Im Garten düngen wir organisch, mit eigenem Kompost und Hühnermist. Schnecken sammeln wir ab, Gift ist tabu. Das tut uns gut. Eigenes Obst, Gemüse, Fleisch: das Huhn, das wir schlachten werden, auf dem Schoss. Wir streicheln es alle und sprechen mit ihm. Es kennt uns,
hat keine Angst. Alles ist ruhig. Kann ich Krankenschwester und Schlachter werden?, fragt Ronja beim Rupfen. Das gebackene Huhn aus dem Ofen geniesst sie. Am nächsten Tag fragt sie: Wann essen wir die Perlhühner? Warum? Ich will mal sehen, wie es innen drin aussieht, sagt Ronja. Dieser direkte Bezug ist uns wichtig.
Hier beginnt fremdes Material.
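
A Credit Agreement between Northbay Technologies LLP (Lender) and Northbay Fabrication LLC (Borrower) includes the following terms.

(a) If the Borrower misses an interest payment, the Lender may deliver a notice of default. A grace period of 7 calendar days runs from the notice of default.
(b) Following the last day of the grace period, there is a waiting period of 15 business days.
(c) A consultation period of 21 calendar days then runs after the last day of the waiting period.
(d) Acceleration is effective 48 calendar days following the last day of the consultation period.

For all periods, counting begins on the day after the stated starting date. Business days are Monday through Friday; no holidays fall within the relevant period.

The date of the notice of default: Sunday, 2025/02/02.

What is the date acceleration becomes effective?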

Milch vom Biohof um die Ecke, Lebensmittel
aus der Region, Holz für die Zimmerei aus heimischen Wäldern. Wir kaufen bewusst ein, achten auf Qualität. Und konsumieren auch so. Bio gehört bei uns einfach dazu, ohne es immer wieder zu benennen. Vom vielen Haben zum guten Sein: das ist immer wieder Thema bei uns. Wie für viele Leute aus unserem Freundeskreis. Wir wollen nicht von Dingen besessen sein. Zu arbeiten, um etwas ganz Bestimmtes zu kaufen, dieses Bedürfnis haben wir nicht. Weniger zu haben, aber dafür mehr Zeit miteinander verbringen zu können, ist ganz wesentlich für unser Leben. Es macht uns glücklich! Und zufrieden. Schon die Kinder spüren, dass sie wenig brauchen.

Spielsachen wandern bei uns durch viele Kinderhände: wir leihen vieles von befreundeten Familien aus. Eigenes Spielzeug geben die Kinder oft weiter, weil sie merken: das brauch ich nicht mehr, das können andere haben. Andere Sachen sind viel spannender: Gerade wohnen
Hase und Meerschweinchen im Kinderzimmer. Ronja und Janosch bauen unermüdlich Burgen und Unterschlüpfe für sie. Natürlich haben wir auch Wünsche und Fragen. Was macht unsere Bank mit dem Geld, wenn wir es gerade nicht brauchen? Wir wollen, dass mit unserem Geld ökologisch und sozial umgegangen wird. Und ganz genau wissen, welche Projekte oder Unternehmen damit unterstützt werden. Ökologisch zu leben und zu handeln ist in
Deutschland noch nicht selbstverständlich. Das ist schade. Unser Wunsch: sich als Konsumenten auf soziale Standards verlassen zu können.